SCORE-IT: A Machine Learning-based Tool for Automatic Standardization of EEG Reports
This addresses the lack of standardization in EEG reports, which hinders large-scale EEG-based machine learning models for neurological care, representing an incremental improvement in automating metadata extraction.
The researchers tackled the problem of automatically extracting metadata from unstructured EEG reports by developing a machine learning-based system that identifies seizure types, normality, and epilepsy diagnosis, achieving F1 scores of 0.92, 0.82, and 0.97 on the TUH EEG corpus.

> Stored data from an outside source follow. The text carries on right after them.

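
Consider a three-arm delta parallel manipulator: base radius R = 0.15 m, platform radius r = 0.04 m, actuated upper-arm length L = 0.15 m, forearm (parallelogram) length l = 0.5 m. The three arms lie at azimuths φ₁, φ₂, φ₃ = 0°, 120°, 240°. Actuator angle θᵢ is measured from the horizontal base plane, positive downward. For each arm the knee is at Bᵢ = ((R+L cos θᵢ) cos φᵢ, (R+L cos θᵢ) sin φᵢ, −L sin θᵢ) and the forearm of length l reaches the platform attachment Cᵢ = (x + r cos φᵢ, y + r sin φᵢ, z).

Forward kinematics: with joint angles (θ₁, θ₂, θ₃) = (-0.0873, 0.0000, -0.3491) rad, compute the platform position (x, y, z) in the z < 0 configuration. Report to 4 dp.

O1 = (0.2594·cos0.0°, 0.2594·sin0.0°, 0.0131) = (0.2594, 0.0000, 0.0131)
arm 2 at φ=120.0°: ρ2 = 0.2600;  O2 = (-0.1300, 0.2252, 0.0000)
arm 3 at φ=240.0°: ρ3 = 0.2510;  O3 = (-0.1255, -0.2173, 0.0513)
|O₂|²−|O₁|² = 0.0001;  |O₃|²−|O₁|² = -0.0019
[-0.7789 0.4503 -0.0262]·P = 0.0001;  [-0.7698 -0.4347 0.0765]·P = -0.0019
det = 0.6852;  x = 0.0011+0.0337z,  y = 0.0023+0.1163z
into |P−O₁|² = l²: 1.0147z² + -0.0430z + -0.1831 = 0;  Δ = 0.7450;  z = -0.4041 or 0.4465 → z<0 root = -0.4041
x = -0.0125, y = -0.0447

(-0.0125, -0.0447, -0.4041)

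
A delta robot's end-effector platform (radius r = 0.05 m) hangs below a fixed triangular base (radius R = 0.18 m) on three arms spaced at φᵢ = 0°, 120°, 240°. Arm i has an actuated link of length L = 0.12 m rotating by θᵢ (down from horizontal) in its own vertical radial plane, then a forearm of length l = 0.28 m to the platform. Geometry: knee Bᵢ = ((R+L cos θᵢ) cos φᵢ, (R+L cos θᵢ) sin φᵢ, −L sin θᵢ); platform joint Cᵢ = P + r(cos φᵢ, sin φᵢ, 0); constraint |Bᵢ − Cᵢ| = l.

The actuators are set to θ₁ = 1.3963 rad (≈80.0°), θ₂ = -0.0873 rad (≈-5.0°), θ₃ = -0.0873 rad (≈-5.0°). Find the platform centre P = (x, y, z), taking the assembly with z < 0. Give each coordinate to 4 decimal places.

S1 = (0.1508·cos0.0°, 0.1508·sin0.0°, -0.1182) = (0.1508, 0.0000, -0.1182)
S2 = (0.2495·cos120.0°, 0.2495·sin120.0°, 0.0105) = (-0.1248, 0.2161, 0.0105)
φ3=240.0°: virtual centre (-0.1248, -0.2161, 0.0105), radius l
eliminate P² terms by subtracting sphere 1 from 2 and 3
plane₁₂: -0.5512x+0.4322y+0.2573z = 0.0257
det = 0.4765;  x = -0.0466+0.4668z,  y = 0.0000+0.0000z
sphere 1 gives Az²+Bz+C=0 with A=1.2179, B=0.0521, C=-0.0255;  B²−4AC=0.1268;  roots -0.1676, 0.1248;  negative root z = -0.1676
x = -0.1248, y = 0.0000

(-0.1248, 0.0000, -0.1676)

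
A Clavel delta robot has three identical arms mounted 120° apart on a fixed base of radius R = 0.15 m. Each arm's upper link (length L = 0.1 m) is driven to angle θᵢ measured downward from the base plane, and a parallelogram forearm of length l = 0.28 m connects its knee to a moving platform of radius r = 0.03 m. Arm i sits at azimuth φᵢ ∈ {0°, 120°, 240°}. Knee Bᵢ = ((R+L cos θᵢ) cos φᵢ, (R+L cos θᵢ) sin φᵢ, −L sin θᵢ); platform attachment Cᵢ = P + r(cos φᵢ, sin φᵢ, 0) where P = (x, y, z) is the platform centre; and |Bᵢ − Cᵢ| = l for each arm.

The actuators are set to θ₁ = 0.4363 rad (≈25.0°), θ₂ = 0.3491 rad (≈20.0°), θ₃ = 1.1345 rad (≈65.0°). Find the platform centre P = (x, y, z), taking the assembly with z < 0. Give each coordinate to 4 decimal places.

φ1=0.0°: virtual centre (0.2106, 0.0000, -0.0423), radius l
arm 2 at φ=120.0°: e+L cos θ2 = 0.2140;  S2 = (-0.1070, 0.1853, -0.0342)
arm 3 at φ=240.0°: e+L cos θ3 = 0.1623;  S3 = (-0.0811, -0.1405, -0.0906)
subtract pairs → two planes through P
linear system: -0.6352x+0.3706y = 0.0008−0.0161z; -0.5835x+-0.2810y = -0.0116−-0.0967z
Cramer: x(z) = 0.0103-0.0794z;  y(z) = 0.0199-0.1795z
into |P−S₁|² = l²: 1.0385z² + 0.1092z + -0.0361 = 0;  Δ = 0.1619;  z = -0.2463 or 0.1411 → z<0 root = -0.2463
x = 0.0299, y = 0.0641

(0.0299, 0.0641, -0.2463)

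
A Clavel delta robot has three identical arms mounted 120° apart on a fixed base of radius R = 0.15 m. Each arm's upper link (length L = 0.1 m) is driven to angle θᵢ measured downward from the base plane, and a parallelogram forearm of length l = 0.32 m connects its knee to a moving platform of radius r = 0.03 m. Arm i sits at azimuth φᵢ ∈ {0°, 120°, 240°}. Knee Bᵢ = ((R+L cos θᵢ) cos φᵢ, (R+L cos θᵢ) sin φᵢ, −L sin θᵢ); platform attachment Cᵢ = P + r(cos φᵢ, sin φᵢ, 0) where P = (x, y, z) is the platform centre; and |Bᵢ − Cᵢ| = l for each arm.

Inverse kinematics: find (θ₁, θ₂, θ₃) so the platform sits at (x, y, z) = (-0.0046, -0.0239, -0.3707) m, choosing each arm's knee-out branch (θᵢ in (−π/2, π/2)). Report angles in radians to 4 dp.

θ₁ = 1.2211, θ₂ = 1.3085, θ₃ = 1.0469

arm 1 (φ=0.0°): x'=-0.0046, y'=-0.0239
  A cos θ + B sin θ = C:  0.1246·cos θ + -0.3707·sin θ = -0.3056
  θ1 = atan2(B,A) + arccos(C/0.3911) = 1.2211
rotate P by −φ2: (-0.0184, 0.0159, -0.3707)
  e−x'=0.1384;  (l²−L²−(e−x')²−y'²−z²)/2L = -0.3221
  √(A²+B²)=0.3957;  θ2 = -1.2135+2.5220 ≈ 1.3085
rotate P by −φ3: (0.0230, 0.0080, -0.3707)
  e−x'=0.0970;  (l²−L²−(e−x')²−y'²−z²)/2L = -0.2725
  γ=atan2(-0.3707,0.0970)=-1.3149;  ψ=arccos(-0.7110)=2.3618;  θ3=γ+ψ≈1.0469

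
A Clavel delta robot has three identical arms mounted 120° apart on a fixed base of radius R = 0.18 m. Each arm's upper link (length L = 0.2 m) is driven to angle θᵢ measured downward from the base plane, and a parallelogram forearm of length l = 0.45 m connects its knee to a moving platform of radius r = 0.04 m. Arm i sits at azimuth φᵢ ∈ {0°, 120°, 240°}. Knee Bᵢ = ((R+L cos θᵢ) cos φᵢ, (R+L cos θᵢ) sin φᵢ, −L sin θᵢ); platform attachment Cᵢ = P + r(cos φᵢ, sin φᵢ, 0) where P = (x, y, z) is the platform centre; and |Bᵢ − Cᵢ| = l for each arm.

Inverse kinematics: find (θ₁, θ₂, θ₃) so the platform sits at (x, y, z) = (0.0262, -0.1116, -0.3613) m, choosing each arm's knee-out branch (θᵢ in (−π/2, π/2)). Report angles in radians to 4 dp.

arm 1 (φ=0.0°): x'=0.0262, y'=-0.1116
  e−x'=0.1138;  (l²−L²−(e−x')²−y'²−z²)/2L = 0.0164
  θ1 = atan2(B,A) + arccos(C/0.3788) = 0.2618
φ2=120.0° → target in arm frame (-0.1097, 0.0331)
  A cos θ + B sin θ = C:  0.2497·cos θ + -0.3613·sin θ = -0.0788
  θ2 = atan2(B,A) + arccos(C/0.4392) = 0.7851
arm 3 (φ=240.0°): x'=0.0835, y'=0.0785
  e−x'=0.0565;  (l²−L²−(e−x')²−y'²−z²)/2L = 0.0565
  γ=atan2(-0.3613,0.0565)=-1.4158;  ψ=arccos(0.1546)=1.4156;  θ3=γ+ψ≈-0.0002

θ₁ = 0.2618, θ₂ = 0.7851, θ₃ = -0.0002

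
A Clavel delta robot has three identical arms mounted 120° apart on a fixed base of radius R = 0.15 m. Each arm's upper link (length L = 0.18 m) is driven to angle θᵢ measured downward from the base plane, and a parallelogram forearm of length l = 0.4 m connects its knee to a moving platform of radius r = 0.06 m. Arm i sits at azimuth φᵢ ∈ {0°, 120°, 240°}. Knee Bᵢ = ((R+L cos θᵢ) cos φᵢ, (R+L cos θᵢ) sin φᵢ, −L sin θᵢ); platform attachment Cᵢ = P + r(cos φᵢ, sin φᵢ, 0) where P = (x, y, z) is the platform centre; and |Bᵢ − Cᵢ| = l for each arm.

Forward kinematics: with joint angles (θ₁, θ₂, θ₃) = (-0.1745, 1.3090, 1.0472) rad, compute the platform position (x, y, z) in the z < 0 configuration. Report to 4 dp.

arm 1 at φ=0.0°: (R−r)+L cos θ1 = 0.2673;  O1 = (0.2673, 0.0000, 0.0313)
arm 2 at φ=120.0°: (R−r)+L cos θ2 = 0.1366;  O2 = (-0.0683, 0.1183, -0.1739)
arm 3 at φ=240.0°: (R−r)+L cos θ3 = 0.1800;  O3 = (-0.0900, -0.1559, -0.1559)
eliminate P² terms by subtracting sphere 1 from 2 and 3
[-0.6711 0.2366 -0.4102]·P = -0.0235;  [-0.7145 -0.3118 -0.3743]·P = -0.0157
Cramer: x(z) = 0.0292-0.5722z;  y(z) = -0.0166+0.1109z
into |P−O₁|² = l²: 1.3397z² + 0.2062z + -0.1021 = 0;  Δ = 0.5896;  z = -0.3635 or 0.2096 → z<0 root = -0.3635
x = 0.2372, y = -0.0569

(0.2372, -0.0569, -0.3635)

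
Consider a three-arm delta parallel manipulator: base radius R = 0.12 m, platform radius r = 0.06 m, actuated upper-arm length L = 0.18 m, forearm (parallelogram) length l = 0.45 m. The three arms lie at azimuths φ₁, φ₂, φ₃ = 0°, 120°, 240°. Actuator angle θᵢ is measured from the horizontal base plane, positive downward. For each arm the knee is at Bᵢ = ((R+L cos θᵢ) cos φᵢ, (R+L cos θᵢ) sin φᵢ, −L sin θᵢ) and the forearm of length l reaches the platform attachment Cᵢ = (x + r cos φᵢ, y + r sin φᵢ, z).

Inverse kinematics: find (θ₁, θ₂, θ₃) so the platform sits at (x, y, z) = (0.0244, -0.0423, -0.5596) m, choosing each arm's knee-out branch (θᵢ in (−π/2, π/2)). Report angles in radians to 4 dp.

θ₁ = 0.8728, θ₂ = 1.0474, θ₃ = 0.8727

arm 1 (φ=0.0°): x'=0.0244, y'=-0.0423
  e−x'=0.0356;  (l²−L²−(e−x')²−y'²−z²)/2L = -0.4059
  γ=atan2(-0.5596,0.0356)=-1.5073;  ψ=arccos(-0.7238)=2.3801;  θ1=γ+ψ≈0.8728
rotate P by −φ2: (-0.0488, 0.0000, -0.5596)
  A cos θ + B sin θ = C:  0.1088·cos θ + -0.5596·sin θ = -0.4303
  γ=atan2(-0.5596,0.1088)=-1.3787;  ψ=arccos(-0.7547)=2.4261;  θ2=γ+ψ≈1.0474
arm 3 (φ=240.0°): x'=0.0244, y'=0.0423
  A cos θ + B sin θ = C:  0.0356·cos θ + -0.5596·sin θ = -0.4058
  θ3 = atan2(B,A) + arccos(C/0.5607) = 0.8727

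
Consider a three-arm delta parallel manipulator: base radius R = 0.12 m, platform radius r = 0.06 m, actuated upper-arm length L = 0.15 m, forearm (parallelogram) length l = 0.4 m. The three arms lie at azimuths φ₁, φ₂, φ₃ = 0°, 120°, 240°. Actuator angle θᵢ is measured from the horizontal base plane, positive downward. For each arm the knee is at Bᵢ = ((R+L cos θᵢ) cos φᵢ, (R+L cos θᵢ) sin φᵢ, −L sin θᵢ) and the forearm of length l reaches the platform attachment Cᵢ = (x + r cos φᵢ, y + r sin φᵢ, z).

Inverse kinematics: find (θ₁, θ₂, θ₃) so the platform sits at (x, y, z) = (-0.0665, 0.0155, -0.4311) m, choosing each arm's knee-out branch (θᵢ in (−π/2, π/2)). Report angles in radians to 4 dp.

arm 1 (φ=0.0°): x'=-0.0665, y'=0.0155
  A cos θ + B sin θ = C:  0.1265·cos θ + -0.4311·sin θ = -0.2153
  γ=atan2(-0.4311,0.1265)=-1.2854;  ψ=arccos(-0.4792)=2.0706;  θ1=γ+ψ≈0.7852
φ2=120.0° → target in arm frame (0.0467, 0.0498)
  e−x'=0.0133;  (l²−L²−(e−x')²−y'²−z²)/2L = -0.1700
  θ2 = atan2(B,A) + arccos(C/0.4313) = 0.4361
arm 3 (φ=240.0°): x'=0.0198, y'=-0.0653
  A cos θ + B sin θ = C:  0.0402·cos θ + -0.4311·sin θ = -0.1808
  θ3 = atan2(B,A) + arccos(C/0.4330) = 0.5236

θ₁ = 0.7852, θ₂ = 0.4361, θ₃ = 0.5236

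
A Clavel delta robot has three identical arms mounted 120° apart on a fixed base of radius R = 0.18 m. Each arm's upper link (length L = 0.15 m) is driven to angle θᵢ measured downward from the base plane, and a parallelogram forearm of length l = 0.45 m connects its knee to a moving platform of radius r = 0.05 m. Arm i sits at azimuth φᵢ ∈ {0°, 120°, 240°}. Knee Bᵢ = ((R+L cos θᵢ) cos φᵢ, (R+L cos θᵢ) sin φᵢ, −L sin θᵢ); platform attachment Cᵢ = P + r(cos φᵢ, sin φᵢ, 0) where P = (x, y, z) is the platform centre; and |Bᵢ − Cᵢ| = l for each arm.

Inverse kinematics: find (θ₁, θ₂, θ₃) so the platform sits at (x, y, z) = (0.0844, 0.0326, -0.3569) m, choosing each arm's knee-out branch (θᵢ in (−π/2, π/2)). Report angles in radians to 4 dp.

arm 1 (φ=0.0°): x'=0.0844, y'=0.0326
  e−x'=0.0456;  (l²−L²−(e−x')²−y'²−z²)/2L = 0.1649
  θ1 = atan2(B,A) + arccos(C/0.3598) = -0.3491
arm 2 (φ=120.0°): x'=-0.0140, y'=-0.0894
  A=0.1440, B=-0.3569, C=(l²−L²−A²−y'²−z²)/(2L)=0.0797
  γ=atan2(-0.3569,0.1440)=-1.1874;  ψ=arccos(0.2071)=1.3622;  θ2=γ+ψ≈0.1749
arm 3 (φ=240.0°): x'=-0.0704, y'=0.0568
  e−x'=0.2004;  (l²−L²−(e−x')²−y'²−z²)/2L = 0.0307
  √(A²+B²)=0.4093;  θ3 = -1.0591+1.4956 ≈ 0.4365

θ₁ = -0.3491, θ₂ = 0.1749, θ₃ = 0.4365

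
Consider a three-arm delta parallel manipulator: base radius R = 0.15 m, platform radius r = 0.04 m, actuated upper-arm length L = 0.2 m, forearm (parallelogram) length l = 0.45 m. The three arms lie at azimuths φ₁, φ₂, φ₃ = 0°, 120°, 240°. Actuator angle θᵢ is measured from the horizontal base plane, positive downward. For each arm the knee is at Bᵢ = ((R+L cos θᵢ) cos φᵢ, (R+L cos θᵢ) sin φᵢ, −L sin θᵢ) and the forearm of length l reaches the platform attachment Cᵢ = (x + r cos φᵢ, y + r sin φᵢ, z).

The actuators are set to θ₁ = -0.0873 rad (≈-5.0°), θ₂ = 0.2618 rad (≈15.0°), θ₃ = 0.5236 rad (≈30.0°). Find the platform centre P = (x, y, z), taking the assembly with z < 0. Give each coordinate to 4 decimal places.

(0.0799, 0.0408, -0.3676)

φ1=0.0°: virtual centre (0.3092, 0.0000, 0.0174), radius l
arm 2 at φ=120.0°: e+L cos θ2 = 0.3032;  centre 2 = (-0.1516, 0.2626, -0.0518)
φ3=240.0°: virtual centre (-0.1416, -0.2453, -0.1000), radius l
|centre ₂|²−|centre ₁|² = -0.0013;  |centre ₃|²−|centre ₁|² = -0.0057
plane₁₂: -0.9217x+0.5251y+-0.1384z = -0.0013
det = 0.9256;  x = 0.0040+-0.2066z,  y = 0.0044+-0.0990z
quadratic in z: (1.0525)z²+(0.0904)z+(-0.1090)=0, √Δ=0.6834 → z ∈ {-0.3676, 0.2817}; z = -0.3676 (taking z<0)
x = 0.0799, y = 0.0408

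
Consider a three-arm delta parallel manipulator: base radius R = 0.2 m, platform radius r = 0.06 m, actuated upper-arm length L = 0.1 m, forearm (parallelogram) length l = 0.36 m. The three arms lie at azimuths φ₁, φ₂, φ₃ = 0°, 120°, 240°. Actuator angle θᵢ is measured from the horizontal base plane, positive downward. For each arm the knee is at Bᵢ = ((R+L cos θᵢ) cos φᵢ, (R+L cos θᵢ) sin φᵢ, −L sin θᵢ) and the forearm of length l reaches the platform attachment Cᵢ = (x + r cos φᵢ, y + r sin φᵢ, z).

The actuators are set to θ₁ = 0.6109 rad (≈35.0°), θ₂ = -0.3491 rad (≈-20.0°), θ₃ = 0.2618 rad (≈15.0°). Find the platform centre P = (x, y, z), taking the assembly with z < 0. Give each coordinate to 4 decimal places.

(-0.0567, 0.0408, -0.2817)

centre 1 = (0.2219·cos0.0°, 0.2219·sin0.0°, -0.0574) = (0.2219, 0.0000, -0.0574)
φ2=120.0°: virtual centre (-0.1170, 0.2026, 0.0342), radius l
φ3=240.0°: virtual centre (-0.1183, -0.2049, -0.0259), radius l
eliminate P² terms by subtracting sphere 1 from 2 and 3
[-0.6778 0.4052 0.1831]·P = 0.0034;  [-0.6804 -0.4098 0.0630]·P = 0.0041
Cramer: x(z) = -0.0055+0.1817z;  y(z) = -0.0009-0.1480z
quadratic in z: (1.0549)z²+(0.0323)z+(-0.0746)=0, √Δ=0.5619 → z ∈ {-0.2817, 0.2510}; z = -0.2817 (taking z<0)
x = -0.0567, y = 0.0408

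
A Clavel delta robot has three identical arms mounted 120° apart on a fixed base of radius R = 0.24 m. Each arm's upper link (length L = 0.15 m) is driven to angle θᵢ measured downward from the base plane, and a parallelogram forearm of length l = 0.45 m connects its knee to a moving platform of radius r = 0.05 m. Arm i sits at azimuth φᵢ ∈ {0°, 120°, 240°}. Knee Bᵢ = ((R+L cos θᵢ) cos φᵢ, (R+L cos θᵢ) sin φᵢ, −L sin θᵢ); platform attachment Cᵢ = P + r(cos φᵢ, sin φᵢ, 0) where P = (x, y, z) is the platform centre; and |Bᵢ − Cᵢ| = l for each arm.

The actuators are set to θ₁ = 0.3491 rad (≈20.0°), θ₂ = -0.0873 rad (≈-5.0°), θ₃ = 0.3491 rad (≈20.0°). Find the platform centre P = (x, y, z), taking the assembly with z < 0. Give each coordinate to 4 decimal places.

(-0.0225, 0.0389, -0.3272)

arm 1 at φ=0.0°: ρ1 = 0.3310;  S1 = (0.3310, 0.0000, -0.0513)
φ2=120.0°: virtual centre (-0.1697, 0.2940, 0.0131), radius l
φ3=240.0°: virtual centre (-0.1655, -0.2866, -0.0513), radius l
eliminate P² terms by subtracting sphere 1 from 2 and 3
linear system: -1.0013x+0.5879y = 0.0032−0.1288z; -0.9929x+-0.5732y = 0.0000−0.0000z
Cramer: x(z) = -0.0016+0.0638z;  y(z) = 0.0028-0.1104z
quadratic in z: (1.0163)z²+(0.0596)z+(-0.0893)=0, √Δ=0.6053 → z ∈ {-0.3272, 0.2685}; z = -0.3272 (taking z<0)
x = -0.0225, y = 0.0389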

Machine learning (ML)-based analysis of electroencephalograms (EEGs) is playing an important role in advancing neurological care. However, the difficulties in automatically extracting useful metadata from clinical records hinder the development of large-scale EEG-based ML models. EEG reports, which are the primary sources of metadata for EEG studies, suffer from lack of standardization. Here we propose a machine learning-based system that automatically extracts components from the SCORE specification from unstructured, natural-language EEG reports. Specifically, our system identifies (1) the type of seizure that was observed in the recording, per physician impression; (2) whether the session recording was normal or abnormal according to physician impression; (3) whether the patient was diagnosed with epilepsy or not. We performed an evaluation of our system using the publicly available TUH EEG corpus and report F1 scores of 0.92, 0.82, and 0.97 for the respective tasks.